In the case of Megan's Law, I've come to believe that the potential violation of a perp's right to live free after serving his sentence is justified by the benefit of knowing where the time bombs are ticking in our neighborhoods. But it's a close call for me.
The latest addition to this growing list of crime registries was passed last week in Suffolk County, N.Y. It requires people convicted of cruelty to animals to register or face jail time and fines. I didn't have to agonize for long over this one. It's bad law. Period.
Jon Cooper, the Suffolk County legislator who came up with this turkey, has made a gravity-defying leap of logic to rationalize this thing.
"Almost every serial killer starts by torturing animals," he told the Associated Press. "So, in a strange sense, we could end up protecting the lives of people."
Yeah, in a strange sense and in a pig's eye. The idea that a serial killer may veer off the homicidal track because the people on his block have learned that he once kicked a cat seems far-fetched to me.

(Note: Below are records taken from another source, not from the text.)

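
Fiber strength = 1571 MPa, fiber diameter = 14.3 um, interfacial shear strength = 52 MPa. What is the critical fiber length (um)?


Lc = sigma_f * d / (2 * tau_i) = 1571 * 14.3 / (2 * 52) = 216.0 um

216.0 um


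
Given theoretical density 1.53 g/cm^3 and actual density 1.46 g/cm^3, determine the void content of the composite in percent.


Void% = (rho_theo - rho_actual)/rho_theo * 100 = (1.53 - 1.46)/1.53 * 100 = 4.58%

4.58%


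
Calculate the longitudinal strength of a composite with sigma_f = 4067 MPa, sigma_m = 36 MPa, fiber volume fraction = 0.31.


sigma_1 = sigma_f*Vf + sigma_m*(1-Vf) = 4067*0.31 + 36*0.69 = 1285.6 MPa

1285.6 MPa


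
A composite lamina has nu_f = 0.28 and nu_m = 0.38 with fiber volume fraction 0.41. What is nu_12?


nu_12 = nu_f*Vf + nu_m*(1-Vf) = 0.28*0.41 + 0.38*0.59 = 0.339

0.339


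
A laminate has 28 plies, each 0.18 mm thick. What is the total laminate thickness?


h = n * t_ply = 28 * 0.18 = 5.04 mm

5.04 mm


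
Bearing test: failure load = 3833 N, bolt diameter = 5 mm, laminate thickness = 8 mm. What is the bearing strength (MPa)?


sigma_br = F/(d*h) = 3833/(5*8) = 95.8 MPa

95.8 MPa


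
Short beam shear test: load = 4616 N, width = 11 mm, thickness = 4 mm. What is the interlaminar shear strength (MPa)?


ILSS = 3F/(4bh) = 3*4616/(4*11*4) = 78.68 MPa

78.68 MPa


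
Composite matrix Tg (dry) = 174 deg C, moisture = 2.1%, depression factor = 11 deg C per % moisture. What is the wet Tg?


Tg_wet = Tg_dry - k*moisture = 174 - 11*2.1 = 150.9 deg C

150.9 deg C


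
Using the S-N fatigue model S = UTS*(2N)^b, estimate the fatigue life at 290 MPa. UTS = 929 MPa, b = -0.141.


N = 0.5 * (S/UTS)^(1/b) = 0.5 * (290/929)^(1/-0.141) = 1927.1311 cycles

1927.1311 cycles


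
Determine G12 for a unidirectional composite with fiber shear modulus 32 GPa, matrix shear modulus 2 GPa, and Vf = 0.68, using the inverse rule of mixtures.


1/G12 = Vf/Gf + (1-Vf)/Gm = 0.68/32 + 0.32/2
G12 = 5.52 GPa

5.52 GPa


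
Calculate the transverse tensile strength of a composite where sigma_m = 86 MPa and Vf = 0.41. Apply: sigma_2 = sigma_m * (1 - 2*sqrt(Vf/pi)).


factor = 1 - 2*sqrt(0.41/pi) = 0.2775
sigma_2 = 86 * 0.2775 = 23.86 MPa

23.86 MPa


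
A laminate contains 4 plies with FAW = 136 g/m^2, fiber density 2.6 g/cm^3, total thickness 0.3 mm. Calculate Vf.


Vf = n * FAW / (rho_f * h * 1000) = 4 * 136 / (2.6 * 0.3 * 1000) = 0.6974

0.6974


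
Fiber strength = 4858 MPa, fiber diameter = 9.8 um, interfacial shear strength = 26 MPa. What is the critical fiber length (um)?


Lc = sigma_f * d / (2 * tau_i) = 4858 * 9.8 / (2 * 26) = 915.5 um

915.5 um


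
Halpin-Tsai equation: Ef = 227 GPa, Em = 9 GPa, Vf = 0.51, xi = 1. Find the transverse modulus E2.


eta = (Ef/Em - 1)/(Ef/Em + xi) = (25.2222 - 1)/(25.2222 + 1) = 0.9237
E2 = Em*(1+xi*eta*Vf)/(1-eta*Vf) = 25.03 GPa

25.03 GPa


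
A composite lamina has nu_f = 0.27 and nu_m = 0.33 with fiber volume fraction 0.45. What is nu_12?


nu_12 = nu_f*Vf + nu_m*(1-Vf) = 0.27*0.45 + 0.33*0.55 = 0.303

0.303


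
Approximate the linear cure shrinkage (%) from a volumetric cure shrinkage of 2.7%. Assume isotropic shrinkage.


Linear shrinkage ≈ vol_shrink/3 = 2.7/3 = 0.9%

0.9%


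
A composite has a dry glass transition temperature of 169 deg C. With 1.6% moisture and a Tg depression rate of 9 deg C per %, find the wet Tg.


Tg_wet = Tg_dry - k*moisture = 169 - 9*1.6 = 154.6 deg C

154.6 deg C


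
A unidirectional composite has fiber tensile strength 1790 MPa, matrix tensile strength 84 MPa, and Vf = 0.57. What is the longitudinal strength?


sigma_1 = sigma_f*Vf + sigma_m*(1-Vf) = 1790*0.57 + 84*0.43 = 1056.4 MPa

1056.4 MPa


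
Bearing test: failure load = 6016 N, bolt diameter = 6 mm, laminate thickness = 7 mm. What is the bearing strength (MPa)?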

Under the Suffolk law, all adult abusers of animals must provide authorities with their addresses, a head-and-shoulders photograph and a list of aliases. If the violation of their privacy were the only issue this raised, it would be bad enough.
But the law carries some heavyweight penalties.
"It's a class-A misdemeanor," Stephan Otto told me yesterday. "Failure to register could result in a fine of $1,000 and up to a year in jail."
Otto, as director of legislative affairs for the Animal Legal Defense Fund, takes some pride in his relentless advocacy for this law.
"I'm in touch with over a dozen state legislators and staffs that are contemplating similar laws," Otto said. "The public seems overwhelmingly in support. They want to know if people in their neighborhoods have been guilty of these kinds of horrendous crimes."
They may also want to know if you've ever cheated on your taxes or on your spouse or if you've ever been part of a pagan sect that celebrates the sabbath on Tuesdays. But that doesn't give them a right to know.
What gives them the right to know in this case are legislators who are all too eager to please anyone who wants a boutique law tailored to fit their needs or to address any annoyance they have had to endure.
Last year, U.S. Rep. Robert Brady introduced a bill that would have restricted the number of Viagra ads on TV because he was embarrassed while watching TV with his granddaughter. It died in committee.
Last week, Upper Moreland Township officials rebuffed an attempt to enact a law that would penalize residents who left their cars unlocked. This brainstorm fizzled while still in the tropical-depression stage.
Both cases represent a rare triumph of good sense over the forces of knee-jerk legislating. There should be more examples of lawmakers censoring themselves for the common good.
But, as some sage once observed, if the only tool you have is a hammer, every problem looks like a nail.
Whoever wrote that must have been sitting in a legislative session when he got that insight.